On his second inspection, in 1685, when it was clear that the proposed city walls would not be built, Vauban demanded the demolition of the hamlet of Haute Boulogne to give the citadel a proper glacis. The inhabitants were given new homes on the other side of the harbour. All these works left no funds to remodel the inside of the fortress.

In 1761, during the Seven Years War, an British fleet attacked Belle Ile and an invasion force was able to land on the island. The French troops retreat to the town of Le Palais which was defended by several earth redoubts. When these redoubts fell the defenders were forced to retreat to the citadel and were cut of from all reinforcements because with the town the harbour was given up as well. For several weeks the citadel was bombarded from the surrounding heights and the garrison had to surrender. Belle Ile remained in British hands for two years before being restored to France by the treaty of Paris in 1763. The great damage caused by the British bombardments gave the French army the opportunity to restructure the arrangement of the buildings inside the fortress, giving the troops more space to move.

Although the British attack showed the necessity of a city wall as proposed by Vauban it was not until the 19th century that the walls were actually built. By the time they were finished the progress in artillery made them useless. As a consequence Le Palais still has some of the best preserved 19th century defence systems. They make a great visit.

Visiting Belle Ile

As for the fortifications along the coast, whenever there was the threat of an invasion some of the plans were carried out. This has resulted in some spectacular and unique fortifications, like the bastioned trace protecting the Plage des Grand Sables and the redoubt protecting the beach of Bordardoue for example. The Aiguade Vauban, a water basin along the coast allegedly built on Vaubans orders, is worth a special mention. Its basin is still filled by the source it is connected to and was used well into the 20th century.

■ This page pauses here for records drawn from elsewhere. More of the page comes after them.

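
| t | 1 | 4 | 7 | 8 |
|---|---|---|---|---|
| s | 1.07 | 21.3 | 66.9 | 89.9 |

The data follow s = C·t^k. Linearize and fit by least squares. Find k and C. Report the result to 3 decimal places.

Let Y = ln s. Fitting Y = k·ln t + ln C by least squares:
Σln t = 5.4116, Σ(ln t)² = 10.0325, Σln s = 11.8283, Σln t·ln s = 21.7741.
Normal system: [[10.0325, 5.4116]; [5.4116, 4]]·[k, ln C]ᵀ = [21.7741, 11.8283]ᵀ.
Δ = 10.0325·4 − (5.4116)² = 10.8439; k = (21.7741·4 − 5.4116·11.8283)/10.8439 = 2.12894, ln C = (10.0325·11.8283 − 5.4116·21.7741)/10.8439 = 0.07680, so C = exp(0.07680) = 1.07983.

k = 2.129, C = 1.080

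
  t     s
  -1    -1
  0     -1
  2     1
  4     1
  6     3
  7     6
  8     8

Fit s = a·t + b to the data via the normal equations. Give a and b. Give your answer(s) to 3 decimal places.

The normal system AᵀA·[a, b]ᵀ = Aᵀs is [[170, 26]; [26, 7]]·[a, b]ᵀ = [131, 17]ᵀ.
Δ = 170·7 − 26² = 514.
a = (131·7 − 26·17)/514 = 475/514; b = (170·17 − 26·131)/514 = -258/257.

a = 0.924, b = -1.004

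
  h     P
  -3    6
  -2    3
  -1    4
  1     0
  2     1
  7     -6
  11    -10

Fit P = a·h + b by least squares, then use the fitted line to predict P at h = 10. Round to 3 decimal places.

P̂ = -8.987

Setting ∂/∂a … = 0 gives: 189·a + 15·b = -178;  15·a + 7·b = -2.
Determinant 189·7 − 15² = 1098.
a = ((-178)·7 − 15·(-2))/1098 = -608/549; b = (189·(-2) − 15·(-178))/1098 = 382/183.
At h = 10: P̂ = (-608/549)·(10) + (382/183)·(1) = -4934/549.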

There is a lot more to write about the island and the citadel but it is beyond the scope of this article. The history of Belle Ile is very well documented in lots of books that are easily available. Still the best way to learn more about it is to go there yourself, something I would highly recommend to everyone. If you have the opportunity go for more than one day, the island is a true museum of coastal defences with fortifications dating from the 1680s until the 1940s. Boats go to Le Palais and Sauzon daily from Quiberon on the mainland, during the high season you can make the crossing from other cities as well. On the island there are plenty of campsites and hotels. If you are in a luxurious mood, sleep in the hotel inside the citadel. We did, it was perfect.